За дверью откликнулось сопрано:
— Войдите!
Итак: вперед! А в душе ёкнуло: назад!
— Я хотел только спросить…
— Господин Патцак?
Он подумал: нет, главное — не называть фамилию, я, мол, ошибся дверью! И кивнул.
— Прошу вас, присядьте на минутку, господин начальник отдела будет рад…
Но едва он уселся, как из бесшумно открывшейся в комнату секретарши двери уже засияла радушная улыбка, и не успел он вскочить с места, как его пальцы охватило неповторимо мягкое рукопожатие, и, влекомый этим пожатием, он словно вплыл в кабинет начальника отдела. А двадцать минут спустя Патцак был назначен — пока, правда, с испытательным сроком — редактором ежемесячного журнала «Мир и отечество», официального органа Общества иностранного туризма.
— Журнал какой-то бесцветный, бледный, — сказал ему начальник отдела. — Нам кажется, что вы, господин Патцак, как раз тот человек, который сумеет внести в него свежую струю: современные идеи, бодрый дух.
Ибо начальник отдела отлично понимал, что связь его жены с молодым человеком не протянется долго, если будет постоянно сопряжена с опасностями и тяготами, вызванными необходимостью соблюдать полнейшую секретность. И еще: ему надо держать молодого человека в финансовой, а следовательно, и в моральной узде, чтобы, смотря по потребности, осадить его либо подстегнуть — короче говоря, всегда самому управлять затеянной игрой в счастье.

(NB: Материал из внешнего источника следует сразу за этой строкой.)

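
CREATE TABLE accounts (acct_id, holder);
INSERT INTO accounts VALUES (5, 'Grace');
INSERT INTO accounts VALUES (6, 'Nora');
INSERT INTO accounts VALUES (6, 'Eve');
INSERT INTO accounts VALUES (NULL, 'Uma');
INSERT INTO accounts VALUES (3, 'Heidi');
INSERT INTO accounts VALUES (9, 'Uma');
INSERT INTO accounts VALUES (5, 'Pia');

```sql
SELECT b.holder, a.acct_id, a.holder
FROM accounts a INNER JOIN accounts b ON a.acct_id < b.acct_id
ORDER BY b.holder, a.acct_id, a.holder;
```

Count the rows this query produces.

13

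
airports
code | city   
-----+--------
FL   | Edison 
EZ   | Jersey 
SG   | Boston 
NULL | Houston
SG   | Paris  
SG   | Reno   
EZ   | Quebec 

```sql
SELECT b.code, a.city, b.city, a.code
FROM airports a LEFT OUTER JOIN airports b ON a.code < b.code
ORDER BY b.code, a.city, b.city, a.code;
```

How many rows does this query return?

LEFT JOIN keeps every row from `airports a`; unmatched rows get NULL for `airports b`'s columns.
Matching on a.code < b.code. A NULL in a compared column never satisfies the condition.
- code=FL: 3 matching b row(s), so 3 row(s) emitted.
- code=EZ: 4 matching b row(s), so 4 row(s) emitted.
- code=SG: no b row matches, row kept with b columns NULL.
- code=NULL: no b row matches, row kept with b columns NULL.
- code=SG: no b row matches, row kept with b columns NULL.
- code=SG: no b row matches, row kept with b columns NULL.
- code=EZ: 4 matching b row(s), so 4 row(s) emitted.
Total: 11 matched + 4 padded = 15 rows.

15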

Люди строгих правил, пожалуй, не одобрили бы поведения начальника отдела, он же был убежден, что поступает вполне в духе христианской любви к ближнему. Ну что она получала от него, его хорошенькая молодая жена? Все утро он торчал в министерстве… ладно, другой, допустим, торчит сорок пять часов в неделю у токарного станка. Так ведь и после полудня и вечерами часто бывают всевозможные заседания: в Обществе иностранного туризма, в Институте архитектурного планирования, в попечительском совете по охране садов и парков, в обществе «Венский лес», в комиссии городского архитектурного надзора, в Обществе связи с зарубежными странами; или приходится идти на обед, устраиваемый министром, на коктейль для прессы, на редакционное совещание; или же показывать иностранным гостям склеп капуцинов, винодельческий район Гринцинг, а потом, чего доброго, везти их в бар «Эдем». И чем больше ложилось на его плечи всяких должностей и функций, тем чаще он должен был отлучаться в конце недели: в Лугано на конгресс «Туризм и реклама», в Братиславу на конференцию со словацкими коллегами, в Линц на открытие подъездной дороги к автостраде, в Баден-Баден с докладом о лечебных источниках в Восточных Альпах, в Варшаву на официальное открытие австрийского бюро путешествий, в Мюнхенскую телестудию на конференцию круглого стола об интеграции туризма, в Кицбюэль в связи с пуском новой канатной дороги. (Позабавиться дома своей игрушечной железной дорогой ему теперь уже недосуг.) Нет, жена от него действительно мало что видит, а с тех пор как сынишку отдали в интернат в Либенау, наверняка чувствует себя еще более одинокой. Отсюда, рассуждал он далее, и ее экстравагантные запросы: каждый месяц подавай новую шляпку, а через день она уже ей больше не нравится, и стереоустановка с бесчисленными пластинками Караяна, и требование купить вместо «фиата» «санбим» (правда, он еще не дал на это согласия). Нет, он в самом деле мало уделяет ей внимания, тем более что в глубине души вполне убежден, что брак не что иное, как приватная проституция — так сказать, домашний бордель: не дешевле, правда, но удобнее, и сифилиса не подцепишь.